To reach good performance, we advice to try to put in the file ~/.pythranrc the lines (it seems to work well on Linux, see the Pythran documentation):
[pythran] complex_hook = True
The compilation of C++ files produced by Pythran can be long and can consume a lot of memory. If you encounter any problems, you can try to use clang (for example with
conda install clangdev) and to enable its use in the file ~/.pythranrc with:
[compiler] CXX = clang++ CC = clang
h5netcdf (only if you need netcdf files)
scikit-image (only for preprocessing of images)
PyQt5 (only for GUI)
ipython (important to play interactively with parameters, images and results)
jupyter (to try the tutorials yourself)
The simplest way to get a good environment for fluidimage is by using conda (with anaconda or miniconda). If you use conda, install the main packages with:
conda config --add channels conda-forge conda install numpy scipy matplotlib h5py imageio scikit-image pyqt conda install ipython jupyterlab # to use clang to compile C++ files produced by Pythran conda install clangdev
and the other packages with pip:
pip install pyfftw pythran h5netcdf colorlog fluiddyn
Install in development mode (recommended)¶
FluidImage is still in beta version (“testing for users”). So it can be good to work “as a developer”, i.e. to get the source code and to use revision control and the development mode of the Python installer.
For FluidImage, we use the revision control software Mercurial and the main repository is hosted here in Bitbucket, so you can get the source with the command:
hg clone https://bitbucket.org/fluiddyn/fluidimage
I would advice to fork this repository (click on “Fork”) and to clone your newly created repository to get the code on your computer (click on “Clone” and run the command that will be given).

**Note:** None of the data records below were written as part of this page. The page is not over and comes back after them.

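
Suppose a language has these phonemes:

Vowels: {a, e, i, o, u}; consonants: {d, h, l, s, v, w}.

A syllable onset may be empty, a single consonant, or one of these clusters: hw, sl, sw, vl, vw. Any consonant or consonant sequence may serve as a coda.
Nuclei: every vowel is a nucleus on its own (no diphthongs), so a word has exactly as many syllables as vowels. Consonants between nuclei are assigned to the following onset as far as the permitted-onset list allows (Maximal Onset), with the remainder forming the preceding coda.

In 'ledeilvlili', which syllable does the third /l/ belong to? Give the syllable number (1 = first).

The vowels are e, e, i, i, i — 5 nuclei, so 5 syllables.
Between /e/ (V1) and /e/ (V2): just /d/ — single C goes to the following onset.
Between /e/ (V2) and /i/ (V3): nothing intervenes; syllable break is V.V.
Between /i/ (V3) and /i/ (V4): /lvl/ — longest licit onset from the right is /vl/, leaving /l/ as coda.
Between /i/ (V4) and /i/ (V5): /l/ is a single consonant, so it becomes the next onset.
So the parse is le.de.il.vli.li.
The third /l/ is in the onset of syllable 4 (/vli/).

4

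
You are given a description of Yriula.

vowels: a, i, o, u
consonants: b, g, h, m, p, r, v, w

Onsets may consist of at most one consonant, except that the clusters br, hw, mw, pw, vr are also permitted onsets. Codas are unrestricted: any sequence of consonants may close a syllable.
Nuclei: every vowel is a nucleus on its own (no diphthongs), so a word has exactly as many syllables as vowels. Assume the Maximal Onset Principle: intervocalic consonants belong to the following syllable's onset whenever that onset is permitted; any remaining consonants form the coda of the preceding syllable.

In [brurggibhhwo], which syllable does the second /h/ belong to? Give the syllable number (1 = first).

The vowels are u, i, o — 3 nuclei, so 3 syllables.
V1 /u/ – V2 /i/: /rgg/ — longest licit onset from the right is /g/, leaving /rg/ as coda.
V2 /i/ – V3 /o/: cluster /bhhw/ — the longest permitted-onset suffix is /hw/; onset = /hw/, preceding coda = /bh/.
Syllabification: brurg.gibh.hwo.
The second /h/ is in the onset of syllable 3 (/hwo/).

3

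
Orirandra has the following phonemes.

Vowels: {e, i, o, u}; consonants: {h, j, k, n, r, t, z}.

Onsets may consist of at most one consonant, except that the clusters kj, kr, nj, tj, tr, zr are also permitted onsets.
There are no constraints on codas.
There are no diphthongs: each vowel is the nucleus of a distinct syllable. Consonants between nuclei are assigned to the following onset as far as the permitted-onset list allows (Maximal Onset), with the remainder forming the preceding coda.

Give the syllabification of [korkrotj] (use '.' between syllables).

The vowels are o, o — 2 nuclei, so 2 syllables.
σ1/σ2 boundary: cluster /rkr/ — the longest permitted-onset suffix is /kr/; onset = /kr/, preceding coda = /r/.

kor.krotj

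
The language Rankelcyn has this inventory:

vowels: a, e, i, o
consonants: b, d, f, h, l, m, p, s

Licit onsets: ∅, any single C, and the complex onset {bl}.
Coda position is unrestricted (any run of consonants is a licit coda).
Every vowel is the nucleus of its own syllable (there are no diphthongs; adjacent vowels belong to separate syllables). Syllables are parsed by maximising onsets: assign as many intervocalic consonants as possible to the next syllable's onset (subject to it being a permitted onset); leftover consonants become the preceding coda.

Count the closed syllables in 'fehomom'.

Nuclei (vowels): e, o, o → 3 syllables.
/e…o/ gap (V1→V2): /h/ is a single consonant, so it becomes the next onset.
/o…o/ gap (V2→V3): /m/ → onset of the next syllable (single consonants are always licit onsets).
So the parse is fe.ho.mom.
Classifying each syllable: /fe/ (open), /ho/ (open), /mom/ (closed).
Closed syllables: 1.

1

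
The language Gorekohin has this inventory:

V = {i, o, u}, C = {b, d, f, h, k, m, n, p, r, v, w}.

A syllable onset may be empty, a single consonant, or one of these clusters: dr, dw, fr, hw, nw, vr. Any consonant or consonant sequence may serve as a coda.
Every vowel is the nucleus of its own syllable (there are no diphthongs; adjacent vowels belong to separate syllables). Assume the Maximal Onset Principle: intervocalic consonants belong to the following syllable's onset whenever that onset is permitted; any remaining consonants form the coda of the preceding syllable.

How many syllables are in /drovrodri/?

3

The vowels are o, o, i — 3 nuclei, so 3 syllables.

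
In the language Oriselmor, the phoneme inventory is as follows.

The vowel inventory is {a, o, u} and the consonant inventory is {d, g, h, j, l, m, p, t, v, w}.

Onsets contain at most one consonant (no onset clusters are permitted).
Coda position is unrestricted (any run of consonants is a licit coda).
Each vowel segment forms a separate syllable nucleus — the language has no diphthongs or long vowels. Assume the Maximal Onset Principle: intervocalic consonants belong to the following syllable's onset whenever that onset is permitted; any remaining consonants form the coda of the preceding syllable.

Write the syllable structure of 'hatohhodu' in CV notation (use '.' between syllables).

The vowels are a, o, o, u — 4 nuclei, so 4 syllables.
σ1/σ2 boundary: /t/ → onset of the next syllable (single consonants are always licit onsets).
σ2/σ3 boundary: /hh/; trying suffixes from longest down, /h/ is the first permitted one, so coda /h/ | onset /h/.
σ3/σ4 boundary: /d/ → onset of the next syllable (single consonants are always licit onsets).
Syllabification: ha.toh.ho.du.
Mapping each syllable to C/V: /ha/ → CV, /toh/ → CVC, /ho/ → CV, /du/ → CV.

CV.CVC.CV.CV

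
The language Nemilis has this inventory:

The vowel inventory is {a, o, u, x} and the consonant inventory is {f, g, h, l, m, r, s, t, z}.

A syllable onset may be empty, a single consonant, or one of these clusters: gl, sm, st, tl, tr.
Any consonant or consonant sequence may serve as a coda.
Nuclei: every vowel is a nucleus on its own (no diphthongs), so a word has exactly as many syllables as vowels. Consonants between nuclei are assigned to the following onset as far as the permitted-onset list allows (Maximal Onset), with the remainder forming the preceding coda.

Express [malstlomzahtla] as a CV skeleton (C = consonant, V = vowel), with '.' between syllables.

CVCC.CCVC.CVC.CCV

Vowels present: a, o, a, a; each is a nucleus, giving 4 syllables.
/a…o/ gap (V1→V2): cluster /lstl/ — the longest permitted-onset suffix is /tl/; onset = /tl/, preceding coda = /ls/.
/o…a/ gap (V2→V3): cluster /mz/ — the longest permitted-onset suffix is /z/; onset = /z/, preceding coda = /m/.
/a…a/ gap (V3→V4): /htl/; trying suffixes from longest down, /tl/ is the first permitted one, so coda /h/ | onset /tl/.
Putting it together: mals.tlom.zah.tla.
Mapping each syllable to C/V: /mals/ → CVCC, /tlom/ → CCVC, /zah/ → CVC, /tla/ → CCV.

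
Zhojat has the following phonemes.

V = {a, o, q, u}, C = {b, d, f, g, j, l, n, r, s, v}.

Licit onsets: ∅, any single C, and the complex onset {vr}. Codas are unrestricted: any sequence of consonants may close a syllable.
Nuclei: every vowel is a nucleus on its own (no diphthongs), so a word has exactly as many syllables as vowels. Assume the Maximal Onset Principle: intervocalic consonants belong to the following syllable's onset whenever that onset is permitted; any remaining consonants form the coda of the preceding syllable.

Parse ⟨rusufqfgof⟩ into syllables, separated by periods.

ru.su.fqf.gof

Vowels present: u, u, q, o; each is a nucleus, giving 4 syllables.
σ1/σ2 boundary: just /s/ — single C goes to the following onset.
σ2/σ3 boundary: /f/ is a single consonant, so it becomes the next onset.
σ3/σ4 boundary: cluster /fg/ — the longest permitted-onset suffix is /g/; onset = /g/, preceding coda = /f/.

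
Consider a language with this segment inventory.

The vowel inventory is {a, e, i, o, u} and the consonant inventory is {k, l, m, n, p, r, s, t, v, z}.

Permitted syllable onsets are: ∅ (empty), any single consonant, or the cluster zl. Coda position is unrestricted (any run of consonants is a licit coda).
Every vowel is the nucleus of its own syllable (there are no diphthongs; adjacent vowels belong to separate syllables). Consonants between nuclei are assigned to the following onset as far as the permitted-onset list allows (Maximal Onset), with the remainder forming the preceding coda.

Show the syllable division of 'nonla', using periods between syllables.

Nuclei (vowels): o, a → 2 syllables.
V1 /o/ – V2 /a/: /nl/ — longest licit onset from the right is /l/, leaving /n/ as coda.

non.la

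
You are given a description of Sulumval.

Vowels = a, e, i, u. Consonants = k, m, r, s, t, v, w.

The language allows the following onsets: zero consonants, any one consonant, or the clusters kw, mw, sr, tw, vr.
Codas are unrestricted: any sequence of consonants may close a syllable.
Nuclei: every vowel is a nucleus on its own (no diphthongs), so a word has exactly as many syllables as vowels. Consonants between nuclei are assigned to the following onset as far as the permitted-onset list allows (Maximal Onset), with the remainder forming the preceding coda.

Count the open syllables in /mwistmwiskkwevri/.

Vowels present: i, i, e, i; each is a nucleus, giving 4 syllables.
σ1/σ2 boundary: /stmw/; trying suffixes from longest down, /mw/ is the first permitted one, so coda /st/ | onset /mw/.
σ2/σ3 boundary: /skkw/ splits as /sk/ + /kw/ (/kw/ is the longest suffix that is a licit onset).
σ3/σ4 boundary: cluster /vr/ — /vr/ is itself a permitted onset, so the whole cluster goes right; preceding coda = ∅.
So the parse is mwist.mwisk.kwe.vri.
Classifying each syllable: /mwist/ (closed), /mwisk/ (closed), /kwe/ (open), /vri/ (open).
Open syllables: 2.

2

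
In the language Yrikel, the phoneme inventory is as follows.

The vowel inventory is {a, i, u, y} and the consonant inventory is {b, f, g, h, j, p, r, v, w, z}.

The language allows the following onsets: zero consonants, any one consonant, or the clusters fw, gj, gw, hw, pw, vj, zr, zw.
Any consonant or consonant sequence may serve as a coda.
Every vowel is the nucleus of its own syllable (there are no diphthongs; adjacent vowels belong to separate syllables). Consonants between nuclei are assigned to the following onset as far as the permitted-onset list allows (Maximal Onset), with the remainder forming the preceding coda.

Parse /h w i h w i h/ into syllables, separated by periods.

hwi.hwih

Nuclei (vowels): i, i → 2 syllables.
V1 /i/ – V2 /i/: /hw/ is a licit onset in full, so it all attaches to the next syllable.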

If you are new with Mercurial and Bitbucket, you can also read this short tutorial.
To install in development mode (with a virtualenv or with conda):
cd fluidimage python setup.py develop
or (without virtualenv):
python setup.py develop --user
Of course you can also install FluidDyn with the install command
After the installation, it is a good practice to run the unit tests by running
python -m unittest discover (or just
make tests) from the root
directory or from any of the “test” directories.
Installation with pip¶
FluidImage can also be installed from the Python Package Index:
pip install fluidimage --pre
--pre option of pip allows the installation of a pre-release version.
However, the project is in an active phase of development so it can be better to use the last version (from the mercurial repository hosted on Bitbucket).